The storm was getting worse. Snow lashed Tulimaq’s face, and the wind whisked the whimpering huskies faster along the trail. Tulimaq could barely stand the cold any longer. His fingers tingled with pain as he clenched the sled, and his cheeks were numb from the cold.
Every winter since he could remember, thirteen-year-old Tulimaq and his father had made this trip across the Canadian Arctic to visit relatives. They had always started at sunrise and arrived at their destination before sunset. But they had never before been caught in such a fierce storm.
“We can’t go any farther today,” Tulimaq heard his father call, his voice muted by the wind. “We must stop here and wait for the storm to pass. Tulimaq, you must help me build an igloo.”
Tulimaq breathed a sigh of relief. He brought his dog team to a halt and crunched across the freshly fallen snow toward his father. His chance to help build an igloo had finally arrived.
Tulimaq eagerly helped his father search for the right kind of snow to build a snowhouse. They looked for snow that had fallen in a single storm and that was packed tightly into a snowbank. Snow that had fallen unevenly would be layered and would easily crack when lifted.
“Here is a perfect snowbank,” said Tulimaq’s father, pulling his long wooden rod out of the snow. “My stick tells me that this snow is tightly packed and that it fell when there was no wind. This is the snow we will use for our shelter.”
Tulimaq made the outline for the igloo. He tramped his heels deep into the packed snow until he had formed a circle twelve feet in diameter.
Next, using snow knives with blades two feet long, Tulimaq and his father cut thirty-five to forty blocks from the snowbank. Each block measured about two feet wide, three to four feet long, and six to eight inches thick. They were then carefully fitted together to make the walls of the snowhouse.
Tulimaq placed the largest blocks in the circle on their ends. His father pared down the top of each block with his knife to make the blocks on the next row slant slightly inward.
“Now that the first row is completed,” Father said, “I will stay inside the circle while you pass me the blocks. We must finish it before we get so cold that we cannot warm ourselves.”
Tulimaq quickly heaved the heavy blocks onto the wall. He placed them tightly against each other, leaving his father to pare them so that they fit exactly.
Little by little the snowhouse grew. The walls, by curving inward slightly, were forming a dome, and after nearly an hour, they were almost meeting at the top.
“Now for the last block,” said Tulimaq’s father. “I will cut a smoke hole in this one so that the air will circulate, then I’ll pare it to fit snugly.”
Tulimaq patted loose snow into the small cracks between the blocks, then hurried inside to help his father.
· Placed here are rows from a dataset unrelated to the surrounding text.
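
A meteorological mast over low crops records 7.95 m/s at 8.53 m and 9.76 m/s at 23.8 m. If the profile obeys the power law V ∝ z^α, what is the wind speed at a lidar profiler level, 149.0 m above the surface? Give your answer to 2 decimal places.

14.08 m/s

First find α: α = ln(V₂/V₁)/ln(z₂/z₁) = ln(9.76/7.95)/ln(23.8/8.53) = 0.20512/1.02610 = 0.1999
Extrapolate from 23.8 m to 149.0 m: V₃ = 9.76 × (149.0/23.8)^0.1999 = 9.76 × 1.4429 = 14.0830 m/s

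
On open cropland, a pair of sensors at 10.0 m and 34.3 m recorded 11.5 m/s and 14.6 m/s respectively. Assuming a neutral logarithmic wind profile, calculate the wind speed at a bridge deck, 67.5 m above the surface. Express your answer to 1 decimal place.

16.3 m/s

Log law: V ∝ ln(z/z₀). From the pair, with r = V₁/V₂ = 0.78767,
ln z₀ = (ln z₁ − r·ln z₂)/(1 − r) = (2.3026 − 0.78767×3.5351)/0.21233 = -2.2698 → z₀ = 0.1033 m
V₃ = V₁ · ln(z₃/z₀)/ln(z₁/z₀) = 11.5 × 6.4819/4.5724 = 16.3027 m/s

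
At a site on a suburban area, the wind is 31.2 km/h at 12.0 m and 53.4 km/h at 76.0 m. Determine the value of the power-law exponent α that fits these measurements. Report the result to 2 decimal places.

Power law: V₂/V₁ = (z₂/z₁)^α ⇒ α = ln(V₂/V₁) / ln(z₂/z₁)
α = ln(53.4/31.2) / ln(76.0/12.0) = ln(1.7115) / ln(6.3333)
  = 0.53739 / 1.84583 = 0.29114

α ≈ 0.29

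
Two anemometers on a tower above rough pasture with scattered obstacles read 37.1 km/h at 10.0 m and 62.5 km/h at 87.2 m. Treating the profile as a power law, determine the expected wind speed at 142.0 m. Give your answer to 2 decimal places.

70.29 km/h

First find α: α = ln(V₂/V₁)/ln(z₂/z₁) = ln(62.5/37.1)/ln(87.2/10.0) = 0.52155/2.16562 = 0.2408
Extrapolate from 87.2 m to 142.0 m: V₃ = 62.5 × (142.0/87.2)^0.2408 = 62.5 × 1.1246 = 70.2880 km/h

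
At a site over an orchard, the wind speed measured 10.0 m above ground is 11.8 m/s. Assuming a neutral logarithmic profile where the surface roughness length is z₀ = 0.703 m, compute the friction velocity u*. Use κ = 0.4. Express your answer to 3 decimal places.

u* ≈ 1.778 m/s

Log law: V(z) = (u*/κ) · ln(z/z₀) ⇒ u* = κ · V / ln(z/z₀)
u* = 0.4 × 11.8 / ln(10.0/0.703) = 0.4 × 11.8 / 2.6550
   = 4.7200 / 2.6550 = 1.7778 m/s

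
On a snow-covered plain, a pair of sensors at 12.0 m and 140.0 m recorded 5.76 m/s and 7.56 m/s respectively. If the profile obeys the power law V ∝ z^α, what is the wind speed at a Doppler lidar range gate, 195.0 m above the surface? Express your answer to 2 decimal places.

First find α: α = ln(V₂/V₁)/ln(z₂/z₁) = ln(7.56/5.76)/ln(140.0/12.0) = 0.27193/2.45674 = 0.1107
Extrapolate from 140.0 m to 195.0 m: V₃ = 7.56 × (195.0/140.0)^0.1107 = 7.56 × 1.0374 = 7.8424 m/s

7.84 m/s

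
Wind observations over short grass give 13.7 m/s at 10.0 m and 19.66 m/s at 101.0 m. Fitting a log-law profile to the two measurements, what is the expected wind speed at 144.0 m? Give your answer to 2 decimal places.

Log law: V ∝ ln(z/z₀). From the pair, with r = V₁/V₂ = 0.69685,
ln z₀ = (ln z₁ − r·ln z₂)/(1 − r) = (2.3026 − 0.69685×4.6151)/0.30315 = -3.0131 → z₀ = 0.04914 m
V₃ = V₁ · ln(z₃/z₀)/ln(z₁/z₀) = 13.7 × 7.9830/5.3157 = 20.5741 m/s

20.57 m/s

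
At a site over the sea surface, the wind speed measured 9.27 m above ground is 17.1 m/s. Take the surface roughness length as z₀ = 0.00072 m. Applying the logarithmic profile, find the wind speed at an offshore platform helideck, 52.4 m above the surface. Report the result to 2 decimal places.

Log law: V(z) ∝ ln(z/z₀), so V₂/V₁ = ln(z₂/z₀) / ln(z₁/z₀).
ln(52.4/0.00072) = 11.1952, ln(9.27/0.00072) = 9.4630
V₂ = 17.1 × 11.1952/9.4630 = 17.1 × 1.1830 = 20.2300 m/s

20.23 m/s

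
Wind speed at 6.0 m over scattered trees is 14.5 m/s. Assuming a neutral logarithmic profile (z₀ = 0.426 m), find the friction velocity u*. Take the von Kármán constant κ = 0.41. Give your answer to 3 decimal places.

u* ≈ 2.248 m/s

Log law: V(z) = (u*/κ) · ln(z/z₀) ⇒ u* = κ · V / ln(z/z₀)
u* = 0.41 × 14.5 / ln(6.0/0.426) = 0.41 × 14.5 / 2.6451
   = 5.9450 / 2.6451 = 2.2476 m/s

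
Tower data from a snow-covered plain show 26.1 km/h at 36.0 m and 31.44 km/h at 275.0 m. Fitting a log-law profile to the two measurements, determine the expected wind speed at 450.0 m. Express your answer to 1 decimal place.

32.7 km/h

Log law: V ∝ ln(z/z₀). From the pair, with r = V₁/V₂ = 0.83015,
ln z₀ = (ln z₁ − r·ln z₂)/(1 − r) = (3.5835 − 0.83015×5.6168)/0.16985 = -6.3543 → z₀ = 0.001739 m
V₃ = V₁ · ln(z₃/z₀)/ln(z₁/z₀) = 26.1 × 12.4635/9.9378 = 32.7334 km/h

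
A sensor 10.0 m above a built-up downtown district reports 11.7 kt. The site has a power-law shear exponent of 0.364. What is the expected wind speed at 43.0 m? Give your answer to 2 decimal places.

Power-law profile: V₂ = V₁ · (z₂/z₁)^α
V₂ = 11.7 × (43.0/10.0)^0.364 = 11.7 × (4.3000)^0.364
    = 11.7 × 1.7005 = 19.8961 kt

19.90 kt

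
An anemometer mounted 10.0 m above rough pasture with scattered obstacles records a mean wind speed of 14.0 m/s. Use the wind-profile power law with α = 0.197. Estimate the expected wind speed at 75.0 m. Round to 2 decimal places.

Power-law profile: V₂ = V₁ · (z₂/z₁)^α
V₂ = 14.0 × (75.0/10.0)^0.197 = 14.0 × (7.5000)^0.197
    = 14.0 × 1.4873 = 20.8216 m/s

20.82 m/s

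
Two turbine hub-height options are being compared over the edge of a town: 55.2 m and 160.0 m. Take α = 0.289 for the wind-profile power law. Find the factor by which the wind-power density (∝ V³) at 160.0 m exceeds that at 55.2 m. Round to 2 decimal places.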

Using blocks of snow cut from the floor of the igloo, they built an entrance tunnel leading to the hole that they had cut for the door. The tunnel would help keep the shelter warm.
“We must insulate our igloo well,” said Father. “The wind is strong and cold, and we may be here for several days. Run outside and bring in the lamp and the skins from my sled.”
Tulimaq knew that skins lining the ceiling and walls of the igloo would help to keep it warm. They would also prevent the walls from melting too much when the lamp warmed the air inside the igloo.
After Tulimaq and his father had lined the ceiling and walls with the skins, they leveled off an elevated area around the inside walls to serve as a bench. Finally Tulimaq’s father lit the lamp.
Now the igloo was warm and cozy. Air circulated through the hole in the roof, but very little heat escaped through the walls. Cold air passed through the walls from the outside, but slowly enough so that it was heated by the lamp.
Tulimaq gazed into the flickering light. He unzipped his parka and tossed his mittens onto the bench. His fingers were no longer tingling, nor were his cheeks numb from the cold. He was tired. But he was happy and proud that he had helped his father build a shelter from the storm.